In the good case each gemspec file is examined immediately after each other. In the bad case a lot of clock_gettime()'s separate the stat() calls. Also, for some reason the bad uses stat() and the good uses newfstatat(). Could this cause the slowness?

dinatamas commented 2 months ago

I was unable to reproduce the issue outside my environment, even when I tried to build ruby the same way and install the same plugins.

Are there somewhere publicly available Dockerfile recipe to reproduce it with Ruby 3.3?

I managed to reproduce the issue with a Dockerfile: https://github.com/dinatamas/fluentd-4545

There are two Dockerfiles, the "good" which is ruby 2.5.9 and fluentd loads immediately, and the "bad" which is ruby 3.3.1 and fluentd startup takes a long time. I managed to reproduce the issue in multiple independent environments, so hopefully it will work.

dinatamas commented 2 months ago

This is just a comment to avoid flagging this issue as stale.

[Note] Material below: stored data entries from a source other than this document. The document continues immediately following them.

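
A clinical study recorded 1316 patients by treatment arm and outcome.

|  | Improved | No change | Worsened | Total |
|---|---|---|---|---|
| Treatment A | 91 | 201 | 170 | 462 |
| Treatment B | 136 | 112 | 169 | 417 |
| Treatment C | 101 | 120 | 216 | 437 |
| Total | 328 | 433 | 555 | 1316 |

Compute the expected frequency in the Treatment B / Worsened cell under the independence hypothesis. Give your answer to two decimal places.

Row total (Treatment B) = 417; column total (Worsened) = 555; grand total N = 1316.
Expected count = (row total × column total) / N = 417 × 555 / 1316 = 175.86.

175.86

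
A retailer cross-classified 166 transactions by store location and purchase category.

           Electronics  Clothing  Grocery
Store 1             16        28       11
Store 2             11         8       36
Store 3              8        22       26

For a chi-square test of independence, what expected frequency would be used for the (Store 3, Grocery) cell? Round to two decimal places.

Row total (Store 3) = 56; column total (Grocery) = 73; grand total N = 166.
Expected count = (row total × column total) / N = 56 × 73 / 166 = 24.63.

24.63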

@kenhys I would be happy to try to investigate further, but I don't have ruby experience, do you perhaps have some tool suggestions or tips for debugging / what to look for?

kenhys commented 1 month ago

Thanks @dinatamas , I can reproduce it.

I'm not sure why, but it seems that ENV RUBY_GC_HEAP_OLDOBJECT_LIMIT_FACTOR=0.9 is not suitable parameter for ruby 3.3.1. Please disable it and rebuild image.

#ENV RUBY_GC_HEAP_OLDOBJECT_LIMIT_FACTOR=0.9
kenhys commented 1 month ago

Checked some more environment how many delay observed?:

As for recent version of Ruby, it seems that RUBY_GC_HEAP_OLDOBJECT_LIMIT_FACTOR=0.9 may be a bit radical parameter to force full GC.

kenhys commented 1 month ago

I've added this issue in official documentation.

https://github.com/fluent/fluentd-docs-gitbook/pull/513